Re: [PATCH] PCI: hv: Do not wait forever on a device that has disappeared

From: Lorenzo Pieralisi
Date: Fri May 25 2018 - 08:00:32 EST


On Thu, May 24, 2018 at 11:55:35PM +0000, Dexuan Cui wrote:
> > From: Lorenzo Pieralisi <lorenzo.pieralisi@xxxxxxx>
> > Sent: Thursday, May 24, 2018 05:41
> > On Wed, May 23, 2018 at 09:12:01PM +0000, Dexuan Cui wrote:
> > >
> > > Before the guest finishes the device initialization, the device can be
> > > removed anytime by the host, and after that the host won't respond to
> > > the guest's request, so the guest should be prepared to handle this
> > > case.
> > >
> > > --- a/drivers/pci/host/pci-hyperv.c
> > > +++ b/drivers/pci/host/pci-hyperv.c
> > > @@ -556,6 +556,26 @@ static void put_pcichild(struct hv_pci_dev
> > *hv_pcidev,
> > > static void get_hvpcibus(struct hv_pcibus_device *hv_pcibus);
> > > static void put_hvpcibus(struct hv_pcibus_device *hv_pcibus);
> > >
> > > +/*
> > > + * There is no good way to get notified from vmbus_onoffer_rescind(),
> > > + * so let's use polling here, since this is not a hot path.
> > > + */
> > > +static int wait_for_response(struct hv_device *hdev,
> > > + struct completion *comp)
> > > +{
> > > + while (true) {
> > > + if (hdev->channel->rescind) {
> > > + dev_warn_once(&hdev->device, "The device is gone.\n");
> > > + return -ENODEV;
> > > + }
> > > +
> > > + if (wait_for_completion_timeout(comp, HZ / 10))
> > > + break;
> > > + }
> > > +
> > > + return 0;
> >
> > This is pretty racy, isn't it ? Also, I reckon you should consider the
> > timeout return value as an error condition unless I am completely
> > missing the point of what you are doing.
> >
> > Lorenzo
>
> Actually, this is not racy: we only exit the loop when
> 1) the channel is rescinded
> or
> 2) the channel is not rescinded, and the event is completed.
>
> wait_for_completion_timeout() returns 0 if timed out: in this case,
> we keep spinning in the loop every 0.1 second, testing the 2 conditions.
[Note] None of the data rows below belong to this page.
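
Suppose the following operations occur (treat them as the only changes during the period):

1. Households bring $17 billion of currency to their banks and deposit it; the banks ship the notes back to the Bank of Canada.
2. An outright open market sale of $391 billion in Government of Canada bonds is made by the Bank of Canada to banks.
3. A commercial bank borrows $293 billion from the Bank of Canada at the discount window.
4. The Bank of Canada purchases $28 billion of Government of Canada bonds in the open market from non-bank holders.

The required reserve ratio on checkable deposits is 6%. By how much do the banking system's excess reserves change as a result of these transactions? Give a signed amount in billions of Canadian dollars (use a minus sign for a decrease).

Currency deposit $17 billion: reserves +$17B, deposits +$17B.
OMO sale (to banks) $391 billion: reserves −$391B, deposits 0.
Discount-window loan $293 billion: reserves +$293B, deposits 0.
Asset purchase (from non-banks) $28 billion: reserves +$28B, deposits +$28B.
Totals: Δreserves = −$53B, Δdeposits = +$45B.
Δrequired reserves = 6% × +$45B = +$2.7B.
Δexcess reserves = Δreserves − Δrequired = −$53B − (+$2.7B) = -$55.7 billion.

-$55.7 billion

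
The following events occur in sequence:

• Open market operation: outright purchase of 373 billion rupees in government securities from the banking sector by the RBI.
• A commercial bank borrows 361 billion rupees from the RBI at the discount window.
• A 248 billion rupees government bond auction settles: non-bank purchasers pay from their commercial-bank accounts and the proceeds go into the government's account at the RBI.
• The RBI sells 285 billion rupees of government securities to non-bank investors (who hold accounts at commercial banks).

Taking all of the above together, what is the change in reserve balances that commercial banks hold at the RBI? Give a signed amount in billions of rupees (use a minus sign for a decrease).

+201 billion

RBI balance sheet:
  Assets:      Securities +88B, Loans to banks +361B
  Liabilities: Bank reserves +201B, Government deposits +248B
Commercial banking system:
  Assets:      Reserves at CB +201B, Securities −373B
  Liabilities: Checkable deposits −533B, Borrowings from CB +361B
So the change in reserve balances that commercial banks hold at the RBI is +201 billion.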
Yes sorry, you are right, the exit condition is correct, I am waiting for
maintainers ACK to merge it, I need it as soon as possible if you want
this to make it for v4.18.

Thanks,
Lorenzo

> If the chanel is not rescinded, here we should wait for the event
> forever, as the host is supposed to respond to us quickly, and the
> event will be completed accordingly. This is what the current code
> does. But, in case the channel is rescinded, we need to exit the loop
> immediately with an error return value: this is the only change
> made by the patch.
>
> Ideally, we should not use this ugly "polling" method, and the
> rescind-handler, i.e. vmbus_onoffer_rescind(), should notify
> wait_for_response(), but as I mentioned, there is no good way
> to get notified from vmbus_onoffer_rescind(), so I'm proposing
> this "polling" method: it's simple and it can work correctly,
> and this is not a hot path.
>
> Thanks,
> -- Dexuan